From FDs to Fin-Tok
For millennials and older generations, financial education often came from a handful of sources: parents who preached the gospel of Fixed Deposits (FDs), stoic bank relationship managers, or the occasional business newspaper column. The conversation was
formal, often intimidating, and rarely proactive. Today’s under-25s, however, live in a completely different ecosystem. Gen Z, the first truly digitally native generation, is turning to social media for financial guidance. Platforms like Instagram, YouTube, and even X (formerly Twitter) are flooded with 'finfluencers'—financial influencers—who break down complex topics like mutual funds, stock trading, and cryptocurrency into bite-sized, engaging content. This isn't just a passive habit; it's actively shaping their financial behaviour. Instead of inheriting a fear of the stock market, many are downloading trading apps and starting Systematic Investment Plans (SIPs) before their first job is secured, all based on a reel they watched during their lunch break.

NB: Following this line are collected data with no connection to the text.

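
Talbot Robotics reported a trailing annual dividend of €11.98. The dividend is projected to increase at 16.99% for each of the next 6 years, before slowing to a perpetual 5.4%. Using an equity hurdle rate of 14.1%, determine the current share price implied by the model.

Two-stage DDM. Project D₁…D_6 at 0.1699, terminal growth 0.054, discount at r = 0.141.
D_1 = 14.0154
D_2 = 16.3966
D_3 = 19.1824
D_4 = 22.4415
D_5 = 26.2543
D_6 = 30.7149
Terminal value at t=6: TV = D_7/(r−g) = 32.3735/(0.141−0.054) = 372.1094
P₀ = 14.0154/(1+0.141)^1 + 16.3966/(1+0.141)^2 + 19.1824/(1+0.141)^3 + 22.4415/(1+0.141)^4 + 26.2543/(1+0.141)^5 + 30.7149/(1+0.141)^6 + 372.1094/(1+0.141)^6 = 247.1666

€247.17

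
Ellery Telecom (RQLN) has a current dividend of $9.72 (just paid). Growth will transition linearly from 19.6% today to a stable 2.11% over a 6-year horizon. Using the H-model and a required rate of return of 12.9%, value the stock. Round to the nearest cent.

H-model: P₀ = D₀[(1+g_L) + H(g_S−g_L)]/(r−g_L), with H = 6/2 = 3.
P₀ = 9.72 × [(1+0.0211) + 3×(0.196−0.0211)] / (0.129−0.0211)
   = 9.72 × 1.5458 / 0.1079 = 139.2509

$139.25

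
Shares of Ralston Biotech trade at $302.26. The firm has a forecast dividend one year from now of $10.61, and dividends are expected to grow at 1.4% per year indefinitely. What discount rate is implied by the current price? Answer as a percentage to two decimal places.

Rearranging the constant-growth DDM: r = D₁/P₀ + g.
r = 10.6100 / 302.26 + 0.014 = 0.03510 + 0.014 = 0.04910

4.91%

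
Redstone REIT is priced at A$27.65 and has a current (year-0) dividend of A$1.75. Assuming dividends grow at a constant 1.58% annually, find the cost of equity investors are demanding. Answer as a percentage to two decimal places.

Rearranging the constant-growth DDM: r = D₁/P₀ + g.
D₁ = 1.75 × (1 + 0.0158) = 1.7776.
r = 1.7776 / 27.65 + 0.0158 = 0.06429 + 0.0158 = 0.08009

8.01%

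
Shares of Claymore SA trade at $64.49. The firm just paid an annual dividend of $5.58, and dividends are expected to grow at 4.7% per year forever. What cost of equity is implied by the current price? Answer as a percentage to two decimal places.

Rearranging the constant-growth DDM: r = D₁/P₀ + g.
D₁ = 5.58 × (1 + 0.047) = 5.8423.
r = 5.8423 / 64.49 + 0.047 = 0.09059 + 0.047 = 0.13759

13.76%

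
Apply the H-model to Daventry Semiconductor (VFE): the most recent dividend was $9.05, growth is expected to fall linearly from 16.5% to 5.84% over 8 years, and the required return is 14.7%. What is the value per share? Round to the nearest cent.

H-model: P₀ = D₀[(1+g_L) + H(g_S−g_L)]/(r−g_L), with H = 8/2 = 4.
P₀ = 9.05 × [(1+0.0584) + 4×(0.165−0.0584)] / (0.147−0.0584)
   = 9.05 × 1.4848 / 0.0886 = 151.6641

$151.66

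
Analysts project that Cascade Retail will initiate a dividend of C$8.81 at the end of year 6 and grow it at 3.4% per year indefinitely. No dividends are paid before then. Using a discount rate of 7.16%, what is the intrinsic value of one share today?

C$165.82

Deferred-dividend DDM. At t=5 the remaining stream is a growing perpetuity with first payment D_6 = 8.81.
V_5 = D_6/(r−g) = 8.81/(0.0716−0.034) = 234.3085
P₀ = V_5/(1+r)^5 = 234.3085/(1+0.0716)^5 = 165.8153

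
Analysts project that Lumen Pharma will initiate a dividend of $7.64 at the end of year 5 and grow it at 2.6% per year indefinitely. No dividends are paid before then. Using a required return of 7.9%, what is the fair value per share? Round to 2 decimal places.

Deferred-dividend DDM. At t=4 the remaining stream is a growing perpetuity with first payment D_5 = 7.64.
V_4 = D_5/(r−g) = 7.64/(0.079−0.026) = 144.1509
P₀ = V_4/(1+r)^4 = 144.1509/(1+0.079)^4 = 106.3486

$106.35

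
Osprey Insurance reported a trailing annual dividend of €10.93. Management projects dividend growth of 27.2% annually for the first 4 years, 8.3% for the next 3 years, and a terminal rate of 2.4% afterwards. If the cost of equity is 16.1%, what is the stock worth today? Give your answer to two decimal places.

€191.94

Three-stage DDM. Project D₁…D_7; terminal Gordon value at t=7 with g = 0.024; discount at r = 0.161.
D_1 = 13.9030
D_2 = 17.6846
D_3 = 22.4948
D_4 = 28.6133
D_5 = 30.9883
D_6 = 33.5603
D_7 = 36.3458
TV_7 = 37.2181/(0.161−0.024) = 271.6648
P₀ = Σ Dₜ/(1+r)ᵗ + TV_7/(1+r)^7 = 191.9395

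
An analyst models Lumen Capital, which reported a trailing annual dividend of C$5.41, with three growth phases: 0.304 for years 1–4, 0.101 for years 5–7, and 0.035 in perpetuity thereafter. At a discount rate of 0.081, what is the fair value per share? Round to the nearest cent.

C$343.32

Three-stage DDM. Project D₁…D_7; terminal Gordon value at t=7 with g = 0.035; discount at r = 0.081.
D_1 = 7.0546
D_2 = 9.1993
D_3 = 11.9958
D_4 = 15.6426
D_5 = 17.2225
D_6 = 18.9619
D_7 = 20.8771
TV_7 = 21.6078/(0.081−0.035) = 469.7341
P₀ = Σ Dₜ/(1+r)ᵗ + TV_7/(1+r)^7 = 343.3184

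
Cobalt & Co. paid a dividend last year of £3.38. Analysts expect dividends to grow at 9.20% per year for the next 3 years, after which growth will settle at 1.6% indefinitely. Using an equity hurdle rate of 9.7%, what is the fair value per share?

£51.87

Two-stage DDM. Project D₁…D_3 at 0.092, terminal growth 0.016, discount at r = 0.097.
D_1 = 3.6910
D_2 = 4.0305
D_3 = 4.4013
Terminal value at t=3: TV = D_4/(r−g) = 4.4718/(0.097−0.016) = 55.2069
P₀ = 3.6910/(1+0.097)^1 + 4.0305/(1+0.097)^2 + 4.4013/(1+0.097)^3 + 55.2069/(1+0.097)^3 = 51.8668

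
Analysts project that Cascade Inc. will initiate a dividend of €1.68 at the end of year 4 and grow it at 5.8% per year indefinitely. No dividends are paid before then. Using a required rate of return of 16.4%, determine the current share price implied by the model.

€10.05

Deferred-dividend DDM. At t=3 the remaining stream is a growing perpetuity with first payment D_4 = 1.68.
V_3 = D_4/(r−g) = 1.68/(0.164−0.058) = 15.8491
P₀ = V_3/(1+r)^3 = 15.8491/(1+0.164)^3 = 10.0495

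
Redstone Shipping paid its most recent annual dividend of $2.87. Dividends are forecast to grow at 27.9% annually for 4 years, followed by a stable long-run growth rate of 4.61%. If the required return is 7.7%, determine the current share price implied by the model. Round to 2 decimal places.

$211.22

Two-stage DDM. Project D₁…D_4 at 0.279, terminal growth 0.0461, discount at r = 0.077.
D_1 = 3.6707
D_2 = 4.6949
D_3 = 6.0047
D_4 = 7.6801
Terminal value at t=4: TV = D_5/(r−g) = 8.0341/(0.077−0.0461) = 260.0033
P₀ = 3.6707/(1+0.077)^1 + 4.6949/(1+0.077)^2 + 6.0047/(1+0.077)^3 + 7.6801/(1+0.077)^4 + 260.0033/(1+0.077)^4 = 211.2192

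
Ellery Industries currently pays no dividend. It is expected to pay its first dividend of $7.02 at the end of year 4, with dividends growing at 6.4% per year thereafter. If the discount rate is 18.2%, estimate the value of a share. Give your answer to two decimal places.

$36.02

Deferred-dividend DDM. At t=3 the remaining stream is a growing perpetuity with first payment D_4 = 7.02.
V_3 = D_4/(r−g) = 7.02/(0.182−0.064) = 59.4915
P₀ = V_3/(1+r)^3 = 59.4915/(1+0.182)^3 = 36.0249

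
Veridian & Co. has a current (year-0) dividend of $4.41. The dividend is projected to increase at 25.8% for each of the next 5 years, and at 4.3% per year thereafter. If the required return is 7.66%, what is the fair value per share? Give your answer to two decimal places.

$334.24

Two-stage DDM. Project D₁…D_5 at 0.258, terminal growth 0.043, discount at r = 0.0766.
D_1 = 5.5478
D_2 = 6.9791
D_3 = 8.7797
D_4 = 11.0449
D_5 = 13.8945
Terminal value at t=5: TV = D_6/(r−g) = 14.4919/(0.0766−0.043) = 431.3073
P₀ = 5.5478/(1+0.0766)^1 + 6.9791/(1+0.0766)^2 + 8.7797/(1+0.0766)^3 + 11.0449/(1+0.0766)^4 + 13.8945/(1+0.0766)^5 + 431.3073/(1+0.0766)^5 = 334.2432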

The Allure of the Relatable Advisor
Why is a 20-something YouTuber more trusted than a seasoned financial planner? The answer lies in relatability. Finfluencers often look and sound like their audience. They use memes, speak in a conversational tone, and share their own financial journeys, including their mistakes. This creates a sense of authenticity and community that traditional institutions struggle to replicate. A creator explaining 'How I saved my first lakh' feels more accessible than a bank brochure on wealth management. They demystify the jargon that has long served as a gatekeeper to the world of investing. Concepts like compound interest or diversification are explained not with charts and graphs, but with simple analogies and real-world examples. This peer-to-peer learning model makes finance feel less like a chore and more like a skill to be mastered, much like learning a new video game.
The Upside: Early Starts and Open Conversations
The most significant positive change driven by this trend is the early adoption of financial discipline. Surveys show that Indian Gen Z-ers are starting to invest and save earlier than any previous generation. Empowered by UPI and seamless digital onboarding for everything from demat accounts to mutual funds, they are putting their money to work sooner. This early start, even with small amounts, can have a massive long-term impact thanks to the power of compounding. Furthermore, money is no longer a taboo topic. Online content has normalised conversations around salaries, budgeting, debt, and financial goals. Young people are more willing to discuss these topics openly with friends, breaking a generations-old cycle of financial secrecy. This transparency fosters a culture of financial wellness and shared learning, reducing the anxiety that often accompanies money management.
The Downside: Risky Advice and Quick Scams
However, this democratisation of financial advice is a double-edged sword. For every well-researched, responsible finfluencer, there are dozens promoting high-risk strategies without adequate disclaimers. The push towards derivatives, speculative crypto-assets, and get-rich-quick schemes is rampant. The short-form nature of reels and shorts often sacrifices nuance for virality, leading to the oversimplification of complex risks. A 60-second video can’t possibly cover the due diligence required before investing in a small-cap stock. The line between education and undeclared advertising is also dangerously blurred. Many finfluencers are paid to promote specific apps or financial products, a conflict of interest that is rarely disclosed to their trusting audience. This has created a fertile ground for mis-selling and outright scams, where followers are led into dubious investments.
The Regulatory Catch-Up
Regulators are beginning to take notice. The Securities and Exchange Board of India (SEBI) has been actively working on guidelines to govern finfluencers. The primary challenge is distinguishing between general financial education and specific investment advice. While the former is encouraged, the latter requires registration and adherence to strict compliance standards. SEBI's proposals aim to ensure that anyone giving specific stock or fund recommendations is a registered investment advisor (RIA). This move is intended to protect consumers from unqualified and biased advice. For Gen Z, this means the landscape of online financial content is set to change, hopefully filtering out the bad actors and promoting more credible sources. The era of unchecked financial 'gyaan' may be coming to an end, forcing both creators and consumers to be more discerning.